The senses of sight, touch and hearing however, are not relied upon equally for gathering information. It is estimated that as much as eighty percent of what we as humans, interpret from our surrounding environments is acquired visually (Goldstein, B. 2007). That is, a large proportion of how we perceive our surroundings, is via the sense of sight. It can be assumed therefore, that communication which takes the form f visual touch points, increases the likelihood that marketing messages will be noticed or received.
Visual components of communication can also be strategically considered so that they are congruous and most effectively achieve the objectives of communication. They can then be integrated and embedded into the café experience to ensure a consistent message and one which promotes the sustainable competitive advantages of a business This negates the potential for distortion barriers. That is, when the message which is conveyed to consumers varies and subsequently is inhibited. This can occur for example when reliant on verbal communication with poorly briefed or unmotivated staff. Visual communication which is integrated into a café is also omnipresent, regardless of the time of day, number of customers, or staff working.
Some simple examples of visual communication, are these additions to the blackboard at a Harris and Hoolecafé.
Information regarding the temperature of milk and the espresso recipe are presented visually so that customers are made conscious of the level of skill applied in preparation.

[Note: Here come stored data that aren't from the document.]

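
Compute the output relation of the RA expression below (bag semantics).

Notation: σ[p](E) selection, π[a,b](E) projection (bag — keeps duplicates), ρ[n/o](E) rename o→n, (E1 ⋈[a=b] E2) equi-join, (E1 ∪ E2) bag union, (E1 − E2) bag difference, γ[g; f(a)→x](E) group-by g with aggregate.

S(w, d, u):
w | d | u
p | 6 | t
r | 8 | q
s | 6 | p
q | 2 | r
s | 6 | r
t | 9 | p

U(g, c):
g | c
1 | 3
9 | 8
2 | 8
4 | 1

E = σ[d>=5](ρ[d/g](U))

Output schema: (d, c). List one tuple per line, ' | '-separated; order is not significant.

Per-node cardinality:
  U → 4
  ρ[d/g](U) → 4
  σ[d>=5](ρ[d/g](U)) → 1

== RESULT ==
d | c
9 | 8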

This ultimately communicates a valuable attribute which differentiates Harris and Hoole from their immediate competitors.
This article expanded on strategies proposed to increase the commercial viability of cafés which are committed to sourcing and preparing the highest standard of coffee. It was proposed that realising the competitive and commercial potential of such cafés requires more effective communication. Furthermore, that to have the greatest impact, communication should be strategically considered to respond to the disparate perceptions of value, within the broad coffee drinking public..
It was proposed that in order to successfully communicate the valuable attribute which differentiate higher quality coffee, the content, organisation and form of communication must be adapted for the audience.
For this, it is asserted that:
- The content be adapted to connect with and build from, the prior knowledge of the target market.
- The organisation of information be shaped by the attitudes and values of the target market.
- The form of communication be predominantly via visual touch points within the context of the café.
For successful adaptation of both content and organisation it is proposed that greater knowledge of the audience is required. It is asserted that this best advanced by market research which ascertains prior knowledge, attitudes and values of the broad coffee drinking public.